Audit agents with hourly momentary sampling, not end-of-day recall — memory overweights successes and hides failures
Use hourly momentary sampling over 48+ hours rather than end-of-day recall when auditing behavioral agents, because retrospective memory systematically overweights salient successes and underweights invisible failures.
Why This Is a Rule
Experience Sampling Method (ESM), developed by Csikszentmihalyi and Larson, captures behavior in real-time rather than through retrospective reconstruction. The difference matters enormously for behavioral auditing because retrospective recall is systematically distorted: successes are salient (you remember the morning you wrote for 30 minutes), failures are invisible (you don't notice the three mornings you didn't), and the resulting self-assessment is inflated (Define agent success as 80%+ firing rate, not subjective satisfaction — felt reliability systematically inflates actual performance).
Hourly momentary sampling — a prompt every hour asking "what are you doing right now?" over 48+ hours — captures a representative sample of actual behavior. The hourly interval is frequent enough to detect behavioral patterns without being so frequent that it disrupts the behavior being observed. The 48-hour window spans at least two full day cycles, capturing both weekday and varying energy patterns.

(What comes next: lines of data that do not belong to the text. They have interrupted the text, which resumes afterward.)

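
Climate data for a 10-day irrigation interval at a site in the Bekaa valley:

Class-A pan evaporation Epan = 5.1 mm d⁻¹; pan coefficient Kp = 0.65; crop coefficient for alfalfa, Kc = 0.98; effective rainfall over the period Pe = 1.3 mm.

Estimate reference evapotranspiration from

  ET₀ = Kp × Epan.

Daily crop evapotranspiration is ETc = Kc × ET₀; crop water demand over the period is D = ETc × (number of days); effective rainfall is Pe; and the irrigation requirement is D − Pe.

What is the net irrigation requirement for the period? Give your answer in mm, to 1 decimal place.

ET₀ = 0.65 × 5.1 = 3.3150 mm/d
ETc = Kc × ET₀ = 0.98 × 3.3150 = 3.2487 mm/d
Crop demand D = ETc × 10 d = 3.2487 × 10 = 32.487 mm
D − Pe = 32.487 − 1.3 = 31.187 mm

31.2 mm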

The data this produces is qualitatively different from recall-based auditing. Instead of "I think I followed my morning routine most days," you get "7 of 14 hourly samples during target windows showed designed agent firing; 7 showed default behavior." The numbers can't be inflated by memory bias.
When This Fires
- When conducting a baseline behavioral audit before designing new agents
- When displacement rate tracking (Measure behavioral agent progress by displacement rate, not perfection — replacement is gradual, not binary) relies on self-report and you want to verify accuracy
- When you suspect your self-assessment of agent reliability is inflated
- During periodic deep audits (quarterly) to calibrate your ongoing tracking methods
Common Failure Mode
Using end-of-day journaling as the audit method: "Today I did X, Y, Z." By evening, memory has already reconstructed the day through an identity-consistent lens. You remember the productive morning but not the 90 minutes of phone scrolling mid-afternoon. The audit confirms your self-narrative rather than revealing your actual behavior.
The Protocol
(1) Set hourly prompts for 48+ hours (phone timer, wearable, or app). (2) At each prompt, record in 10 seconds or less: what you are doing right now, and whether the current behavior is a designed agent, a default, or neither. (3) Do not try to change behavior during the sampling period — the goal is observation, not intervention. (4) After 48 hours, compile: what percentage of samples showed designed agents firing? What percentage showed defaults? Where are the gaps? (5) Compare the sample data to your self-assessment. The gap between "what I think I do" and "what sampling shows I do" is the bias correction factor for your ongoing self-monitoring.